Упростить, освободить, свести к обычному и незаметному — так диктовала женская прозорливость. Этим простым, казалось, должен был бы стать брак и семья. Но как раз это было мною отвергнуто и мне запретно. Тем не менее Александр Васильевич чего-то от меня молчаливо ожидал, добиваясь своей цели терпеньем. Казалось, ожиданье было для него безнадежным: за столько лет я не полюбила его «женским» чувством и, значит, полюбить не могла. К этому времени у Александра Васильевича появились какие-то новые черты: он утончился, одухотворился, некрасивое лицо его часто теперь называли «оригинальным», он нравился женщинам. Девушка, влюбленная в него уже давно, еще со времен коммерческого института, приехала неожиданно к нему из провинции и с решимостью отчаяния поселилась, якобы, проездом. Александр Васильевич исчез для нас на какое-то время. Наконец он пришел и скупыми словами, застревавшими у него в горле, рассказал, как только он один умел рассказывать — медленно, запинаясь, уточняя, но и так все было ясно без объяснений: не устоял перед искушением. Однако он нашел в себе силы переступить через жалость: не скрыл от девушки, что любит другую, и отправил ее к родным в Румынию. Она исчезла навсегда. Впоследствии он не раз говорил мне, что это был его грех и его ошибка: «Привык бы и непременно полюбил». И какая это была правда!

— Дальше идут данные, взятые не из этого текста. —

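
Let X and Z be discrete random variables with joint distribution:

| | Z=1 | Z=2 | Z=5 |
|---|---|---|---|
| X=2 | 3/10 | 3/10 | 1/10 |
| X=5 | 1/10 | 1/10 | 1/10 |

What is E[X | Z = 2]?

11/4

P(Z = 2) = 2/5.
Σ X·P over the event = 2·(3/10) + 5·(1/10) = 11/10.
E[X | Z = 2] = (11/10) / (2/5) = 11/4.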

Были в тот год и другие подобные случаи с Александром Васильевичем, о которых он рассказывал мне, не поддаваясь искушению. Я давала наивные и бессильные советы или отмалчивалась, а самой неотступно мерещилось лицо Николая Николаевича за вагонным стеклом и его беспомощные близорукие глаза. Вспоминались предостерегающие слова Шуры по дороге с кладбища в день его похорон.
В ту зиму пришла ко мне мать Александра Васильевича. Она держалась как-то приниженно, сидела на кончике стула, маленькая, простоватая, вытирала слезы, подозрительно смотрела на меня заплаканными глазами, глубоко посаженными на болезненно-припухлом лице. Она говорила о тяжелом душевном состоянии сына, она умоляла:
— Он запретил нам говорить о вас и сказал, что бросит нас навсегда, если мы посмеем… Никто, никто вас больше, чем он не полюбит! Чего вы ждете?
— Тебе скоро тридцать лет, — говорила мне моя мать. — Я болею, слабею. Олег от тебя отрезан. Ты ведь не оставишь меня, не уйдешь к нему в горы? И вы не можете жить вместе никогда, не навлекая на себя осуждения и непонимания: он монах. А ты — какая ты монахиня? — посмотри на себя.
Отчим Олега художник Буданов в те же дни говорит мне:
— К вам идет это белое платье, вы в нем похожи на сочный и крупный цветок.
«Магнолия? Отвратительный цветок!» — думаю я.